Though he turned over much of his business involvement to his children in recent years, Asper remained closely involved with the foundation.
“Other than my family, the Asper Foundation gives me the greatest pleasure in life,” he told Lifestyles, a Toronto-based magazine, earlier this year. “When you take a look at what’s real in life and you take away the games and challenges, you see what’s really important.”
The son of Ukrainian Jews who fled pogroms in the early part of the century, Asper was born in Minnedosa, Manitoba, in 1932, the youngest of three siblings.
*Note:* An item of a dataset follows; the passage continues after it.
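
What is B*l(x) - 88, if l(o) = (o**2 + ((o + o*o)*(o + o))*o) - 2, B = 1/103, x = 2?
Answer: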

His parents ran a local movie theater.
After passing the Manitoba bar in 1957, he had a brief political career, then founded his company in 1977 by purchasing a North Dakota television station and moving it to Winnipeg.
Today the company operates networks and stations in Australia, New Zealand and Ireland, in addition to the 11-station CanWest Global network in Canada.
It also has various media holdings in Britain and the United States.
In 2000, the company made a foray into print with the $3.2 billion purchase of the Southam newspaper group and other properties from Conrad Black’s Hollinger Inc.
Shortly afterward, the chain’s head office engaged in a controversial public tug of war with several member papers over control of their editorial pages and policies. The contest eventually resulted in the firing of the Ottawa Citizen’s publisher.
An articulate and energetic defender of Israel, Asper penned articles and gave speeches supportive of Israel and critical of Arab intolerance toward the Jewish state. Last year, at the height of the intifada, he led a delegation of Winnipeggers to Israel.
“I think Canadians should show solidarity with a very beleaguered people,” he said before the trip. “Israel is the only democracy in the entire region. It supports human rights.”
“The people there are feeling very isolated,” he added. “Their morale is low. They must be supported.”
Sometimes described as a ruthless businessman and tough-as-nails deal-maker, Asper held strong opinions and never hesitated to express them.
“In his battle against the many falsifications and slanders hurled at the Jewish state and the Jewish people, Izzy puts forward the facts, bravely challenging hypocrisy and political correctness,” former Israeli Prime Minister Benjamin Netanyahu said earlier this year. “This is the mark of a strong character and an independent mind, both of which Izzy Asper possesses in abundance.”
Jewish officials joined many other Canadians in paying tribute to Asper and offering condolences to his family.
“Mr. Asper’s death leaves an enormous void in the Canadian Jewish community,” said Simon Fogel, CEO of the Canada-Israel Committee. “We know that Izzy’s incredible commitment to Canada, the Jewish state and the Jewish people will serve as an inspiration to future generations.”
Asper leaves his wife Ruth, also known as “Babs,” sons David and Leonard, and daughter Gail.